# Some NJ shirts i made



## mtmgiants (Sep 30, 2008)

hey guys just designed these shirts tell me what you think. i live in jersey and ride at creek a lot so i just thought these shirts were cool. just got silk screening stuff and am going to do the first run of shirts soon these are some pictures of what they will look like. if anyone has any comments, suggestions, or wants to buy one just tell me what you think. thanks


----------



## Guest (Oct 17, 2009)

use the words "dirty jersey" from the first sample, put it on shirt example 5, and put it on a sweatshirt, and im all over it.

good work on the designs, i can see those taking off.


----------



## Ruskiski (Sep 18, 2009)

It'll take off even faster if you add tits.

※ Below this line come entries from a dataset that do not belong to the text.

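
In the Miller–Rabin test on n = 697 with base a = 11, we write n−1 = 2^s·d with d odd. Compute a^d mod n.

697 − 1 = 696 = 2^3 · 87, so d = 87.
11^1 ≡ 11 (mod 697)
11^2 ≡ 11^2 = 121 ≡ 121 (mod 697)
11^4 ≡ 121^2 = 14641 ≡ 4 (mod 697)
11^8 ≡ 4^2 = 16 ≡ 16 (mod 697)
11^16 ≡ 16^2 = 256 ≡ 256 (mod 697)
11^32 ≡ 256^2 = 65536 ≡ 18 (mod 697)
11^64 ≡ 18^2 = 324 ≡ 324 (mod 697)
87 = 64 + 16 + 4 + 2 + 1 in binary powers of 2.
So 11^87 ≡ 324 · 256 · 4 · 121 · 11 ≡ 445 (mod 697).
Squaring chain: 445 → 77 → 353; never reaches −1, so base 11 is a Miller–Rabin witness that 697 is composite.

445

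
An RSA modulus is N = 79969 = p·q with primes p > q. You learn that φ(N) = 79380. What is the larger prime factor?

φ(n) = (p−1)(q−1) = n − (p+q) + 1, so p + q = 79969 − 79380 + 1 = 590.
p and q are the roots of t² − 590t + 79969 = 0.
Discriminant: 590² − 4·79969 = 348100 − 319876 = 28224; √28224 = 168.
q = (590 − 168)/2 = 211, p = (590 + 168)/2 = 379.
Check: 211 · 379 = 79969.

379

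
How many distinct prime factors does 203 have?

2

203 = 7 · 29
203 = 7 · 29, which has 2 distinct prime factors.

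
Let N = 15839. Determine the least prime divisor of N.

47

15839 is odd.
Digit sum 26, not divisible by 3.
Ends in 9: not divisible by 5.
7: 15839 = 7·2262 + 5
11: 15839 = 11·1439 + 10
13: 15839 = 13·1218 + 5
17: 15839 = 17·931 + 12
19: 15839 = 19·833 + 12
23: 15839 = 23·688 + 15
29: 15839 = 29·546 + 5
31: 15839 = 31·510 + 29
37: 15839 = 37·428 + 3
41: 15839 = 41·386 + 13
43: 15839 = 43·368 + 15
47: 15839 = 47·337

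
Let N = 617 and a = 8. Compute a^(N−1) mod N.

1

8^1 ≡ 8 (mod 617)
8^2 ≡ 8^2 = 64 ≡ 64 (mod 617)
8^4 ≡ 64^2 = 4096 ≡ 394 (mod 617)
8^8 ≡ 394^2 = 155236 ≡ 369 (mod 617)
8^16 ≡ 369^2 = 136161 ≡ 421 (mod 617)
8^32 ≡ 421^2 = 177241 ≡ 162 (mod 617)
8^64 ≡ 162^2 = 26244 ≡ 330 (mod 617)
8^128 ≡ 330^2 = 108900 ≡ 308 (mod 617)
8^256 ≡ 308^2 = 94864 ≡ 463 (mod 617)
8^512 ≡ 463^2 = 214369 ≡ 270 (mod 617)
616 = 512 + 64 + 32 + 8 in binary powers of 2.
So 8^616 ≡ 270 · 330 · 162 · 369 ≡ 1 (mod 617).
Since the result is 1, base 8 gives no evidence that 617 is composite.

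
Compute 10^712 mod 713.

485

10^1 ≡ 10 (mod 713)
10^2 ≡ 10^2 = 100 ≡ 100 (mod 713)
10^4 ≡ 100^2 = 10000 ≡ 18 (mod 713)
10^8 ≡ 18^2 = 324 ≡ 324 (mod 713)
10^16 ≡ 324^2 = 104976 ≡ 165 (mod 713)
10^32 ≡ 165^2 = 27225 ≡ 131 (mod 713)
10^64 ≡ 131^2 = 17161 ≡ 49 (mod 713)
10^128 ≡ 49^2 = 2401 ≡ 262 (mod 713)
10^256 ≡ 262^2 = 68644 ≡ 196 (mod 713)
10^512 ≡ 196^2 = 38416 ≡ 627 (mod 713)
712 = 512 + 128 + 64 + 8 in binary powers of 2.
So 10^712 ≡ 627 · 262 · 49 · 324 ≡ 485 (mod 713).
Since 485 ≠ 1, base 10 is a Fermat witness: 713 is composite.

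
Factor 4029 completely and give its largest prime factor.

4029 = 3 · 1343
1343 = 17 · 79
79 is prime.
So 4029 = 3 · 17 · 79; the largest prime factor is 79.

79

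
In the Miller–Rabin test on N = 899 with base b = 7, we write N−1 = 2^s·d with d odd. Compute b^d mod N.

877

899 − 1 = 898 = 2^1 · 449, so d = 449.
7^1 ≡ 7 (mod 899)
7^2 ≡ 7^2 = 49 ≡ 49 (mod 899)
7^4 ≡ 49^2 = 2401 ≡ 603 (mod 899)
7^8 ≡ 603^2 = 363609 ≡ 413 (mod 899)
7^16 ≡ 413^2 = 170569 ≡ 658 (mod 899)
7^32 ≡ 658^2 = 432964 ≡ 545 (mod 899)
7^64 ≡ 545^2 = 297025 ≡ 355 (mod 899)
7^128 ≡ 355^2 = 126025 ≡ 165 (mod 899)
7^256 ≡ 165^2 = 27225 ≡ 255 (mod 899)
449 = 256 + 128 + 64 + 1 in binary powers of 2.
So 7^449 ≡ 255 · 165 · 355 · 7 ≡ 877 (mod 899).
Squaring chain: 877; never reaches −1, so base 7 is a Miller–Rabin witness that 899 is composite.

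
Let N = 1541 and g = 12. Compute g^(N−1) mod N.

12^1 ≡ 12 (mod 1541)
12^2 ≡ 12^2 = 144 ≡ 144 (mod 1541)
12^4 ≡ 144^2 = 20736 ≡ 703 (mod 1541)
12^8 ≡ 703^2 = 494209 ≡ 1089 (mod 1541)
12^16 ≡ 1089^2 = 1185921 ≡ 892 (mod 1541)
12^32 ≡ 892^2 = 795664 ≡ 508 (mod 1541)
12^64 ≡ 508^2 = 258064 ≡ 717 (mod 1541)
12^128 ≡ 717^2 = 514089 ≡ 936 (mod 1541)
12^256 ≡ 936^2 = 876096 ≡ 808 (mod 1541)
12^512 ≡ 808^2 = 652864 ≡ 1021 (mod 1541)
12^1024 ≡ 1021^2 = 1042441 ≡ 725 (mod 1541)
1540 = 1024 + 512 + 4 in binary powers of 2.
So 12^1540 ≡ 725 · 1021 · 703 ≡ 967 (mod 1541).
Since 967 ≠ 1, base 12 is a Fermat witness: 1541 is composite.

967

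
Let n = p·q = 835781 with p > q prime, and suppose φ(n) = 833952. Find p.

953

φ(n) = (p−1)(q−1) = n − (p+q) + 1, so p + q = 835781 − 833952 + 1 = 1830.
p and q are the roots of t² − 1830t + 835781 = 0.
Discriminant: 1830² − 4·835781 = 3348900 − 3343124 = 5776; √5776 = 76.
q = (1830 − 76)/2 = 877, p = (1830 + 76)/2 = 953.
Check: 877 · 953 = 835781.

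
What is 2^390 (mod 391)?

2^1 ≡ 2 (mod 391)
2^2 ≡ 2^2 = 4 ≡ 4 (mod 391)
2^4 ≡ 4^2 = 16 ≡ 16 (mod 391)
2^8 ≡ 16^2 = 256 ≡ 256 (mod 391)
2^16 ≡ 256^2 = 65536 ≡ 239 (mod 391)
2^32 ≡ 239^2 = 57121 ≡ 35 (mod 391)
2^64 ≡ 35^2 = 1225 ≡ 52 (mod 391)
2^128 ≡ 52^2 = 2704 ≡ 358 (mod 391)
2^256 ≡ 358^2 = 128164 ≡ 307 (mod 391)
390 = 256 + 128 + 4 + 2 in binary powers of 2.
So 2^390 ≡ 307 · 358 · 16 · 4 ≡ 285 (mod 391).
Since 285 ≠ 1, base 2 is a Fermat witness: 391 is composite.

285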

EDIT: was that vulgar? I meant it in a comic relief way.


----------



## mtmgiants (Sep 30, 2008)

*First Prints!!*

hey guys sorry this took longer then expected, been busy with school and sports but the first prints are finally done and i think they came out pretty sweet. im going to be printing this design for a while and see how many of my friends want to buy a shirt. hopefully ill make some extra money for gas and lift tickets this season! the red fabric was just a test print then theres the first t-shirt print which is on the brown shirt and then i tried to get a third print on a bandanna but the ink had started to dry a little bit. Later tonight im going to print it on a black shirt and try the bandanna again. tell me what you guys think!


----------